Trail access is unchanged from my prior report. The scrambling route starts off following the usual trail through the low-lying forest. As the trail ascends onto clearer slopes, a clear view of open slopes heading towards two large rocky outliers appears. When the main hiking trail veers right to a gently climbing traverse, there’s some conspicuously arranged rock steps with a faint trail heading straight up towards the gully between the outliers. I set off in this direction, aiming towards the centre of the gully.
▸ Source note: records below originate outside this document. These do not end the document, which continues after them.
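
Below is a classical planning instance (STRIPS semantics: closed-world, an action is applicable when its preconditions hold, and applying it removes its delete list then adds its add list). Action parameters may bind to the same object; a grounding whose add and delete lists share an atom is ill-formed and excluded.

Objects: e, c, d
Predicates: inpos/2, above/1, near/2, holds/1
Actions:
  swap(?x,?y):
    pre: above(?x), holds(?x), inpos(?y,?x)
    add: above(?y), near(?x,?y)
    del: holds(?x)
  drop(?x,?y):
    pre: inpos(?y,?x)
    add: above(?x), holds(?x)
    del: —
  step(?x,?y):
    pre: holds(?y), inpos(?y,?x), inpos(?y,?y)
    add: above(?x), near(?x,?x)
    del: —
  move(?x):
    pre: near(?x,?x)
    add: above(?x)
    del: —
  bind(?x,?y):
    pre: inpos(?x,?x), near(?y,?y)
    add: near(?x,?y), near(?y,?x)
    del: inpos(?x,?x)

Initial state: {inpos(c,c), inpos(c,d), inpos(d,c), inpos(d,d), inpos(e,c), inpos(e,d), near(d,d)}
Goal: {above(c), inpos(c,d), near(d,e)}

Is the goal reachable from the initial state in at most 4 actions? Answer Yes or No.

Yes

1. drop(c,e)  →  {above(c), holds(c), inpos(c,c), inpos(c,d), inpos(d,c), inpos(d,d), inpos(e,c), inpos(e,d), near(d,d)}
2. drop(d,e)  →  {above(c), above(d), holds(c), holds(d), inpos(c,c), inpos(c,d), inpos(d,c), inpos(d,d), inpos(e,c), inpos(e,d), near(d,d)}
3. swap(d,e)  →  {above(c), above(d), above(e), holds(c), inpos(c,c), inpos(c,d), inpos(d,c), inpos(d,d), inpos(e,c), inpos(e,d), near(d,d), near(d,e)}
optimal plan length = 3; 3 ≤ 4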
The faint trail doesn’t actually continue on towards the gully, but it’s easy enough to see where to go and the terrain isn’t difficult. In retrospect, looking at Google Earth, if I’d been on the lookout there is a pretty conspicuous trail that heads up the scrambling route which departs the main trail a short distance before my departure point. I’ll point it out in the pictures below.
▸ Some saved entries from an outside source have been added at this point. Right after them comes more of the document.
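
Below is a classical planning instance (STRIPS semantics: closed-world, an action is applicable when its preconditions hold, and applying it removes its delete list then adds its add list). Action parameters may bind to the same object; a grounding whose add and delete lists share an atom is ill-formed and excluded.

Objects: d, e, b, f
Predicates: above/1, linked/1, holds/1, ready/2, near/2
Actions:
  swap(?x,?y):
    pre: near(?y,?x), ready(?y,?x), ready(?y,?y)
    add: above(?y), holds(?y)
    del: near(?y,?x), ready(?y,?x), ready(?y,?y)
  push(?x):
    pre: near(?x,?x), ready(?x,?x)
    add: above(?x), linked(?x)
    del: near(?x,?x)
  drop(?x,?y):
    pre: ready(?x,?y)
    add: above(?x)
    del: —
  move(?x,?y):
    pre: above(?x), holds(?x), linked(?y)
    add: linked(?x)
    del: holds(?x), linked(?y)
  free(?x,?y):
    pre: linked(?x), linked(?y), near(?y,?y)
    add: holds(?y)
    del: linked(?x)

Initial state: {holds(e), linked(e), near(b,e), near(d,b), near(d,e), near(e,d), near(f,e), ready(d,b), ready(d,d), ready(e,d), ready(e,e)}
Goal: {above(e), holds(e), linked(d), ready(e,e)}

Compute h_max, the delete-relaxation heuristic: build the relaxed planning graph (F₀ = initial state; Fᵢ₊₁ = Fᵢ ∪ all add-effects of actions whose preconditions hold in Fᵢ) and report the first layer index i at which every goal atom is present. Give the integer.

2

F0 = init (11 atoms)
F1 = F0 ∪ {above(d), above(e), holds(d)}  (14 atoms)
F2 = F1 ∪ {linked(d)}  (15 atoms)
goal ⊆ F2  ⇒  h_max = 2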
Once heading uphill, I angled leftwards and eventually crossed over to the left side of the creek bed at the bottom of the gully. From there I ascended, following the creek bed. Sometimes it was easier to be off to the left slightly, but eventually there was minimal debris and deadfall in the creek bed, so I climbed directly up its solid black rock. I did discover this rock was very slippery when wet.
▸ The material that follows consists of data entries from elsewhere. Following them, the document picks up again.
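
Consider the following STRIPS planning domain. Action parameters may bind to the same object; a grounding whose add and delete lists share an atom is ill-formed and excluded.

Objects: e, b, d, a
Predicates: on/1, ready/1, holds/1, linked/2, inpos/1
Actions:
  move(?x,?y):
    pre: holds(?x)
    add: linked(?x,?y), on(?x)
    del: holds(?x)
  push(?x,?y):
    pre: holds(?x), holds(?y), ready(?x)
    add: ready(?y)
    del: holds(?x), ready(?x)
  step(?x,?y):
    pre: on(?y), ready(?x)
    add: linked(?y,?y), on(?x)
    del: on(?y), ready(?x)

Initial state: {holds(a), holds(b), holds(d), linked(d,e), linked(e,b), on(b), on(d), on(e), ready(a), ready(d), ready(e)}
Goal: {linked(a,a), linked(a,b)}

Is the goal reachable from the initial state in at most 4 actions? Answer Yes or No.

Yes

1. move(a,b)  →  {holds(b), holds(d), linked(a,b), linked(d,e), linked(e,b), on(a), on(b), on(d), on(e), ready(a), ready(d), ready(e)}
2. step(e,a)  →  {holds(b), holds(d), linked(a,a), linked(a,b), linked(d,e), linked(e,b), on(b), on(d), on(e), ready(a), ready(d)}
optimal plan length = 2; 2 ≤ 4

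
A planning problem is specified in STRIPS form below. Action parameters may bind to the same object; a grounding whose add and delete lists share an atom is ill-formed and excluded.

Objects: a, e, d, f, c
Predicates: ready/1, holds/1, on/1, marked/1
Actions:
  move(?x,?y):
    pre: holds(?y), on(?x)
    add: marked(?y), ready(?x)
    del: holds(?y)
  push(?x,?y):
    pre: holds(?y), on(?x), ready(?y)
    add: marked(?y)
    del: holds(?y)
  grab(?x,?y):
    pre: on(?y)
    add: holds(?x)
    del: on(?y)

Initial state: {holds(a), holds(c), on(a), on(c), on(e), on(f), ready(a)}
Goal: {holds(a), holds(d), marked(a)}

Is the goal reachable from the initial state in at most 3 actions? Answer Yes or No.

Yes

1. move(a,a)  →  {holds(c), marked(a), on(a), on(c), on(e), on(f), ready(a)}
2. grab(a,a)  →  {holds(a), holds(c), marked(a), on(c), on(e), on(f), ready(a)}
3. grab(d,e)  →  {holds(a), holds(c), holds(d), marked(a), on(c), on(f), ready(a)}
optimal plan length = 3; 3 ≤ 3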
Eventually, I could see a low rock band marked with orange lichen. It had a rather distinctive dead tree atop it. I headed directly up to it. Negotiating the rock band required no difficult maneuvers and I continued to the tree. Beyond that point, the route went slightly to the right and then continued up the gully. The red and yellow rock of the cliffs below the western plateau were clearly in view by this point. Beyond one more low band of black rock, the route continued up onto a scree field. I continued upwards, and the easiest climbing took me slightly right. On the cliff ahead, there was an obvious notch towards the left side, marking a weakness that could be easily scrambled. I reached the cliff, turned left and walked to the notch. The final climb up the notch was a fun bit of scrambling which deposited me up on the plateau of Table Mountain.
From there, I followed the hiking trail to tag the summit and returned via the normal hiking route (taking the shortcut I described in my original post). I was very luck to once again be on Table Mountain on a clear day. I spent a fair amount of time taking in the scenery, both while on top and on the descent.